“No, sir. If I had known that I would have called you here, not to give it up but to deliver a murderer. I would have been exalted, not mortified. I haven’t the slightest notion.”
“It was Jarrell himself. It was Jarrell, and he was your client, and you cut him loose, but you wouldn’t deliver him on account of your goddamn pride.”
Wolfe turned. “Archie. How much cash is in the safe?”
“Thirty-seven hundred dollars in the reserve and around two hundred in petty.”
“Bring me three thousand.”
I went and opened the door of the safe, unlocked the cash drawer and opened it, counted three grand from the reserve sack, and stepped to Wolfe’s desk and handed it to him. With it in his fist he faced Cramer.
“The wager is that when this is over and the facts are known you will acknowledge that at this hour, Monday evening, I had no inkling of the identity of the murderer, except that I had surmised that it was one of the seven people I have named, and I have told you that. Three thousand dollars to three dollars. One thousand to one. You have three dollars? Mr. Stebbins can hold the stakes.”
Cramer looked at Stebbins. Purley grunted. Cramer looked at me. I grinned and said, “For God’s sake grab it. A thousand to one? Give me that odds and I’ll bet you I did it myself.”

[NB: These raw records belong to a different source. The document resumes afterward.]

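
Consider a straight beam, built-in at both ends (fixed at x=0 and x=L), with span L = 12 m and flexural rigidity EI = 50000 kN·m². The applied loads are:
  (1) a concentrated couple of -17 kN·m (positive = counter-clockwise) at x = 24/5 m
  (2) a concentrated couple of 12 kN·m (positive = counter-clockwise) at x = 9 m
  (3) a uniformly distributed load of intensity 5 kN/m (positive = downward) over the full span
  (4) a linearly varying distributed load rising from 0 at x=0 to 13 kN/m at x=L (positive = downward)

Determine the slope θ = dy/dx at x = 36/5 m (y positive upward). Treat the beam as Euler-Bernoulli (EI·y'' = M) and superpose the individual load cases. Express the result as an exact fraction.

Load 1 — applied couple M₀=-17 kN·m at a=24/5 m (b=L-a=36/5):
  θ_1 = (R_Ax²/2 - M_Ax - M₀(x-a))/EI  [x>a] with R_A=-51/25, M_A=-51/25 = ((-51/25)·(36/5)²/2 - (-51/25)·(36/5) - (-17)·((36/5)-(24/5)))/50000 = 102/1953125 rad
Load 2 — applied couple M₀=12 kN·m at a=9 m (b=L-a=3):
  θ_2 = (R_Ax²/2 - M_Ax)/EI  [x≤a] with R_A=9/8, M_A=15/4 = ((9/8)·(36/5)²/2 - (15/4)·(36/5))/50000 = 27/625000 rad
Load 3 — uniform load w=5 kN/m over full span:
  θ_3 = -wx(L-x)(L-2x)/(12EI) = -5·(36/5)·(12-(36/5))·(12-2·(36/5))/(12·50000) = 54/78125 rad
Load 4 — triangular load w₀=13 kN/m (0→w₀ over full span):
  θ_4 = -w₀(2x(L-x)(L-2x)(x+2L)+x²(L-x)²)/(120LEI) = -13·(2·(36/5)·(12-(36/5))·(12-2·(36/5))·((36/5)+2·12)+(36/5)²·(12-(36/5))²)/(120·12·50000) = 1404/1953125 rad
Superposition: θ = Σ θ_i = 23523/15625000 rad ≈ 0.001505 rad

θ(36/5) = 23523/15625000 rad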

“That’s not as funny as you think it is, Goodwin. You could have.” Cramer looked at Wolfe. “You know I know you. You know I never yet saw you open a bag and shake it out without hanging on to a corner that had something in it you were saving for yourself. If you’re backing clear out, if you’ve got no client and no fee in sight, why do you want the reports on their movements from two o’clock Thursday to three o’clock Sunday?”
“To exercise my brain.” Wolfe put the stack of bills on the desk and put a paperweight-a chunk of jade that a woman had once used to crack her husband’s skull-on top. “It needs it, heaven knows. As I said, I want a crumb of satisfaction for myself. Do you believe in words of honor?”
“I do when the honor is there.”
“Am I a man of honor?”
Cramer’s eyes widened. He was flabbergasted. He started to answer and stopped. He had to consider. “You may be, at that,” he allowed. “You’re tricky, you’re foxy, you’re the best liar I know, but if anybody asked me to name something you had done that was dishonorable I’d have to think.”
“Very well, think.”
“Skip it. Say you’re a man of honor. What about it?”